AMPD Ventures Announces Proposed Private Placement
March 29, 2021
Vancouver, British Columbia – March 29th, 2021 - AMPD Ventures Inc. (“AMPD” or the “Company”, CSE: AMPD; FRA: 2Q0) announces that it intends to complete a private placement through which the Company is expected to issue and sell up to 12,000,000 units (the “Units”) at a price of CAD $0.25 per Unit for aggregate proceeds of up to CAD $3,000,000 (the “Private Placement”).
Each Unit will be comprised of one common share of the Company (each a ‘Share’) and one common share purchase warrant (each a “Unit Warrant” and, collectively, the “Unit Warrants”), with each Unit Warrant entitling the holder to subscribe for one Common Share (each a “Warrant Share” and, collectively, the “Warrant Shares”) in the capital of the Corporation at an exercise price of CAD $0.40 per Warrant Share for a period of 24 months following the date of the closing of the Private Placement. The expiry date of the Unit Warrants may be accelerated at the option of the Company if, at any time prior to the expiry of the Unit Warrants, the volume weighted average trading price of the underlying Common Shares on the Canadian Securities Exchange (or such other recognized Canadian stock exchange on which the Common Shares are then listed) is or exceeds CAD $0.75 for a period of ten (10) consecutive trading days.
As part of this transaction, the Company may enter into finder’s fee agreements with certain finders, paying to such finders a fee comprised of either i) a cash commission of up to 7% of the gross proceeds raised by finders, and that number of finder’s warrants, with the same terms as the Unit Warrants, equal to up to 7% of the number of Units sold on the portion of the Private Placement raised by finders, or ii) issue Shares to finders equal to up to 7% of the number of Units sold on the portion of the Private Placement raised by finders at an issue price of CAD $0.25 per Share.
The Company intends to use the proceeds from the Private Placement for the deployment of AMPD infrastructure in additional geographic locations, to increase headcount, and for general working capital purposes.
The Private Placement is subject to regulatory approval and all securities issued will be subject to a four-month hold period.
About AMPD Ventures Inc.
AMPD specializes in providing high performance cloud and compute solutions for low latency applications, including video games and eSports, digital animation and visual effects, and big data collection, analysis, and visualization.
ON BEHALF OF THE BOARD OF DIRECTORS
/s/ “Anthony Brown”
CEO & Director
AMPD Ventures Inc.
hcet.dpma@ri | Tel: 604-332-3329
For more information on AMPD, please contact:
Tel: 604-332-3329 ext. 3
Or visit http://www.ampd.tech
The CSE does not accept responsibility for the adequacy or accuracy of this release.
Certain statements made herein may contain forward-looking statements or information within the meaning of the applicable Canadian securities laws. Often, but not always, forward-looking statements and forward-looking information can be identified by the use of words such as “plans”, “expects”, “is expected”, “budget”, “scheduled”, “estimates”, “forecasts”, “intends”, “anticipates”, or “believes” or the negatives thereof or variations of such words and phrases or statements that certain actions, events or results “may”, “could”, “would”, “might” or “will” be taken, occur or be achieved. Forward-looking statements or information herein include, but are not limited, to statements or information with respect to the use of proceeds of the Private Placement and the completion of the Private Placement, including the gross proceeds, the number of securities issued, and any finders fees paid.
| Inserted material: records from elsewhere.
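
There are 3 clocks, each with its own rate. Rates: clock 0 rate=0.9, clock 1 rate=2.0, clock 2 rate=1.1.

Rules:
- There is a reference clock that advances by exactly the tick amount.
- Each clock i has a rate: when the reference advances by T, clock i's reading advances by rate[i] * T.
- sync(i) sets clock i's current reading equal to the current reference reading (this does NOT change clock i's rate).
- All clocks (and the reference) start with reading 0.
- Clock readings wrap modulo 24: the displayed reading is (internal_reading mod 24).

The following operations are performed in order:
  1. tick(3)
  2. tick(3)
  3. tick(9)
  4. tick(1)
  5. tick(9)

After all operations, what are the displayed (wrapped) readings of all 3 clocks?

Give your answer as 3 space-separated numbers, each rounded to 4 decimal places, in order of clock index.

Answer: 22.5000 2.0000 3.5000

Derivation:
After op 1 tick(3): ref=3.0000 raw=[2.7000 6.0000 3.3000]
After op 2 tick(3): ref=6.0000 raw=[5.4000 12.0000 6.6000]
After op 3 tick(9): ref=15.0000 raw=[13.5000 30.0000 16.5000]
After op 4 tick(1): ref=16.0000 raw=[14.4000 32.0000 17.6000]
After op 5 tick(9): ref=25.0000 raw=[22.5000 50.0000 27.5000]
Wrap final raw readings (mod 24): 22.5000 mod 24 = 22.5000; 50.0000 mod 24 = 2.0000; 27.5000 mod 24 = 3.5000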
Forward-looking statements and forward-looking information by their nature are based on assumptions and involve known and unknown risks, uncertainties and other factors which may cause the actual results, performance or achievements of the Company to be materially different from any future results, performance or achievements expressed or implied by such forward-looking statements or information. We have made certain assumptions about the forward-looking statements and information, including the use of proceeds of the Private Placement and our ability to complete the Private Placement, including the gross proceeds riased. Although our management believes that the assumptions made and the expectations represented by such statements or information are reasonable, there can be no assurance that the forward-looking statements or information will prove to be accurate. Furthermore, should one or more of the risks, uncertainties or other factors materialize, or should underlying assumptions prove incorrect, actual results may vary materially from those described in forward-looking statements or information. These risks, uncertainties and other factors include those factors discussed in the section entitled “Risk Factors” in the Company’s Form 2A Listing Statement dated October 17, 2019 and “Risk and Uncertainties" in the Company's most recent Management Discussion and Analysis filed on SEDAR.
There can be no assurance that forward-looking statements or information will prove to be accurate, as actual results and future events could differ materially from those anticipated in such statements. Accordingly, you should not place undue reliance on the forward-looking statements or information contained herein. Except as required by law, we do not expect to update forward-looking statements and information continually as conditions change and you are referred to the full discussion of the Company's business contained in the Company's reports filed with the securities regulatory authorities in Canada.
All forward looking statements and information contained in this News Release are qualified by this cautionary statement.